Jessica Slade- 110232060
For the purposes of this week’s blog post, I will be responding to the readings of Paul Tiyambe Zeleza, in “The Africa-China relationship: challenges and opportunities,” Chris Alden and Cristina Alves, in “History & Identity in the Construction of China’s Africa Policy,” (2008), and Bodomo and Grace’s work “From Guangzhou to Yiwu: Emerging facets of the African Diaspora in China.” (2010).
The first work read by Zeleza entitled “The Africa-China relationship: challenges and opportunities,” works to present us the ever changing and emerging relations between China and Africa as a whole. Over the last few years China has begun to see the value that can be found in the processing and extraction of cheap resource goods, and a center of investment where Chinese exports are concerned. Like every major shift in global political economy, there are two distinct sides emerging as a result of the ‘partnership’. Those in favor believe that China’s foreign direct investment has been working to promote localized development projects and eventually lead to power found in its collective ability to bargain. In contrast to this, critics believe that this relationship has the potential to limit Africa’s competitive emergence in the global economy. By providing us with historical background, and a brief trajectory of future relations, Zeleza has actively constructed both sides of the debate- leaving us with lots to think about. Is it possible for all African nation-states to work together through forms of collective bargaining? Is this feasible given the current state of differentiating civil affairs in each state? In theory the creation of a collective union could lead to he growing importance of the continent as a whole. Zeleza sums this up best in stating, “Most critically, African countries must articulate more clearly, coherently, and collectively what their fundamental interests are in this crucial relationship. These interests must be rooted in the historic and humanistic agendas of African nationalism for self-determination, sustainable development, democratization, and regional integration,” (Zeleza, 2014, pg. 166).
The second reading this week is written by Chris Alden and Cristina Alves, entitled “History & Identity in the Construction of China’s Africa Policy.” Alden and Alves see the importance of history in the creation of polices and regulations pertaining to foreign global investment and development. In seeing the similarities in terms of colonization, historical trajectories and self-determination- the authors argue that China and Africa are not all that different. By using these commonalities in the creation of Africa based strategies, policies are being created that draw on the representation of self-identification. Doing this often leads to the creation a platform for ‘mutual’ partnership relations- while still opposing Western imperialism. Alden and Alves argue that China has ben marketing itself as an ‘alternative’ form of development, and this has emerged out of its lengthy historical relations. Do you believe that China sympathizes with Africa and does want to see it emergence in the global political economy? Or is the relationship more one-sided where there are many forms of underlying exploitation, i.e. taking advantage of their similarities etc.? (Alden & Alves, 2008)

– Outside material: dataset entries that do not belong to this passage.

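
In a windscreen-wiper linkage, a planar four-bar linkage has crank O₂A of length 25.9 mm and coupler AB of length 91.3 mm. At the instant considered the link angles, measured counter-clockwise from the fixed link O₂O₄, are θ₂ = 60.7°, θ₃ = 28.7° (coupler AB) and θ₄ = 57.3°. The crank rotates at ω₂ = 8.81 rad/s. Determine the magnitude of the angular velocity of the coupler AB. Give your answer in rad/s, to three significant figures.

0.310

ω₂ = 8.81 rad/s
Differentiating the loop-closure r₂e^{iθ₂}+r₃e^{iθ₃}=r₁+r₄e^{iθ₄} gives r₂ω₂e^{iθ₂}+r₃ω₃e^{iθ₃}=r₄ω₄e^{iθ₄}.
Eliminating the other unknown: ω₃ = r₂ω₂ sin(θ₄−θ₂) / [r₃ sin(θ₃−θ₄)].
Numerator sine = -0.05931; denominator sine = -0.47869.
Result = 0.0259·8.81·(-0.05931) / (0.0913·(-0.47869)) = +0.30964 rad/s; magnitude 0.30964 rad/s.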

Lastly, the reading from Bodomo and Grace called, “From Guangzhou to Yiwu: Emerging facets of the African Diaspora in China.” In this article we learn about (2010). This work uses a sort of case study, that assesses the palce of Africans in China Yiwu is a central location for African people movement from various states in Africa to the east. Since 1997 their place in Yiwu has become more widely known and their presence has been better received. In this work we learn about the struggles in each major city- Guangzhou and Yiwu, and can see how their treatment is disproportionately better in one city over the other. In Guangzhou there is less understanding for the racial differences found in the city, and law-enforcement protocols often work to create a sense of favoritism towards locals, and against African settlers. Bodomo and Grace state that the importance of local relations in China can be used in contrast, use to counter understand the treatment of Chinese people in Africa. Here we learn that localized relations are just as important as the large-scale creation of development policies. In conclusion we see the need for China to create protectionist legislation that will work towards the fair treatment of Africans in China- thus improving all business relations as a whole.